O El Niño volta ao radar das previsões climáticas, mas o impacto no Espírito Santo não deve ser direto. Mesmo com a possibilidade de formação do fenômeno ao longo deste ano, estudos indicam que ele não altera de forma significativa o padrão de chuvas e temperaturas no estado, segundo o Instituto Capixaba de Pesquisa, Assistência Técnica e Extensão Rural (Incaper).
O fenômeno é caracterizado pelo aquecimento anormal das águas do Oceano Pacífico Equatorial, o que interfere na circulação de ventos e na distribuição de umidade pelo planeta. Esse processo pode afetar diferentes regiões do Brasil, mas o comportamento no território capixaba tende a seguir outro padrão.
O que dizem as previsões
De acordo com o Incaper, o clima ainda é influenciado pela La Niña, com tendência de transição para a fase neutra nos próximos meses. A probabilidade é de 55% de predomínio dessa condição até o trimestre entre maio e julho de 2026.
A partir do trimestre entre junho e agosto de 2026, aumenta a chance de formação do El Niño, com probabilidade de 62%, podendo se estender até o final do ano.
Impacto no Espírito Santo
Mesmo com esse cenário, não há indicativos consistentes de influência direta do El Niño sobre o Espírito Santo.

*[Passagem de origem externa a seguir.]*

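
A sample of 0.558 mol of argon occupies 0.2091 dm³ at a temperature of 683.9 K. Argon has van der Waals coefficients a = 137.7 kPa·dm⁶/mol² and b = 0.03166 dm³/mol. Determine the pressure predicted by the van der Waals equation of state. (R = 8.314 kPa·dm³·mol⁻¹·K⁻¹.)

P = nRT/(V − nb) − a n²/V²
nRT/(V − nb) = (0.558)(8.314)(683.9)/(0.2091 − 0.558×0.03166) = 3172.8/0.19143 = 16574 kPa
a n²/V² = (137.7)(0.558)²/(0.2091)² = 980.61 kPa
P = 16574 − 980.61 = 15593 kPa

P ≈ 15593 kPa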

O Incaper aponta que, em média, o fenômeno não altera de forma relevante o regime de chuvas no estado.
Na prática, isso significa que eventuais mudanças no clima local não podem ser associadas diretamente ao El Niño.
Para o outono de 2026, a previsão do Incaper indica chuvas dentro da média histórica e temperaturas acima da média em todas as regiões. Essas condições estão ligadas à transição de estação.
Efeitos na agricultura
Sem influência direta do fenômeno, os impactos na produção agrícola capixaba estão relacionados ao comportamento típico do período. O Incaper aponta que as temperaturas mais elevadas podem aumentar a evapotranspiração e o estresse hídrico, especialmente em áreas do Norte e Noroeste.

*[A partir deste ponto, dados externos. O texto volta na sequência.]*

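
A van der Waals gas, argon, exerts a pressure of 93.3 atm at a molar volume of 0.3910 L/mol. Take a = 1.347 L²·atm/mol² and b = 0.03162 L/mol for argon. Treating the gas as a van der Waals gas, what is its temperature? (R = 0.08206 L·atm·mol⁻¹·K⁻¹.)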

As chuvas devem seguir dentro da média, sem indicativos de extremos generalizados. No início do período, o ambiente ainda quente e úmido pode favorecer o surgimento de pragas e doenças nas lavouras.
O que observar no campo
Com base nas orientações do Incaper, os produtores devem intensificar o monitoramento das condições do solo e das culturas e ajustar o calendário de irrigação, principalmente em áreas com déficit hídrico.
Também é recomendado manter atenção ao surgimento de pragas e doenças e planejar o manejo considerando a redução gradual das chuvas a partir de maio.